Bilgi çağında, beynimizin bize oynadığı bu aldatıcı oyunun farkında olup; çok uluslu şirket tecrübelerimize, yüzyıllık şirket büyüklüklerine, sağlam bilançolara güvenerek “değişeni görememek ve konfor sabitine saplanmak” yanılgısının ne kadar pahalı sonuçlara sebep olduğu gerçeğinden uyanmalıyız. Gerçi, ülkemizdeki her 10 yıllık kriz tecrübesi bize bunu hatırlatmak için elinden geleni yapmaktan geri durmuyor. Bu noktada “Big Data güzellemesi” yada “Unicorn tekrarları” yapmayacağım. Ancak kabul edelim ki Veri’ye erişimin demokratikleştiği günümüzde artık bahanelere yer kalmadı. Bunun sonucunda, yeni mezun ile 10 yıllık profesyoneller aslında fark kalmamış olup, terazinin kefesi aynı şeyi gösteriyordu. Şarap değilsek daha yıllanmış olmanın avantajı elimizden alındı maalesef!

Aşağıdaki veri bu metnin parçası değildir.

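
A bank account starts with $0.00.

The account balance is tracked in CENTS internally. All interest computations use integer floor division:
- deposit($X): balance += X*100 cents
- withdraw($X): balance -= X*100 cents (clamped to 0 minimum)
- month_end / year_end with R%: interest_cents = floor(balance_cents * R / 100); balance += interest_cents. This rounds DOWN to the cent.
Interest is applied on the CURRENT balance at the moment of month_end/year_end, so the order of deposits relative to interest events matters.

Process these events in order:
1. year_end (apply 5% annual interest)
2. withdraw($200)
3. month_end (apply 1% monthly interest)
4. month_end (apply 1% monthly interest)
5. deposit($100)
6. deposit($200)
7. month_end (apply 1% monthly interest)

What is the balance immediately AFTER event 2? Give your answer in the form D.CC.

After 1 (year_end (apply 5% annual interest)): balance=$0.00 total_interest=$0.00
After 2 (withdraw($200)): balance=$0.00 total_interest=$0.00

Answer: 0.00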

Dijitalleşme yolculuğunda esas olarak nerden başlamalıyız, nasıl başlamalıyız sorularına, klişe olacak ama kendimizden diyeceğim. Bireysel olarak hangi adımlar konusunda gerçekten sorumluluk gösteriyoruz?Kurumsallık şapkası altında gizlenmeye devam mı ediyoruz? Ya da kurum içi inovasyon sihiri ile geleceğin Uber’lerini üretmek için dışsal bir enerjiye mi gereksinim duyuyoruz? Mesela, Yakın vadede gündelik rutinimizin dışında bir şey yaptık mı? Kendi sosyal çevremizin dışında kimlerle görüşebiliyoruz ve ne kadar heterojen bir sosyal çembere sahibiz?
Kim söylemişti hatırlamıyorum, ancak çok gerçekçi bulduğum bir önermedir: “En zayıf halka kadar güçlü bir şirket”. Biz ne kadar dönüşebilirsek, buna cesaret edebilirsek organizasyonlarımız da o kadar esneyebilir. Bu bağlamda, dönüşümlere pahalı araçlar, sihirli dokunuşlar veya yüksek bütçeli yazılımlardan medet umarak yola koyulmak, problemi gerçekten tanımlamaktan bizi çok uzaklaştıracaktır.
En yakınımdakinin cehaletinden de mesulüz, öyle olmalıyız. Daha iyisi için konfor alanından çıkıp, yarın için neyi değiştirdim diyerek, dönüşüme kendimizden başlamamız gerekiyor.
Sözün özü, günümüz dünyasında, yani kartların yeniden karıldığı bu zamanlarda, mevcudu korumayı hedefleyerek aslında irtifa kaybettiğimizi çok sonradan deneyimleyeceğiz. Buna en iyi örneklerden bir tanesi, akıllı telefonların henüz palazlandığı dönemlerde Nokia CEO’sunun röportajındaki “we didn’t do anything wrong, but somehow, we lost” ağlayarak itirafı, üzerine uzun süreler düşünülesi acı bir reçete olarak masanın üstünde durmaktadır.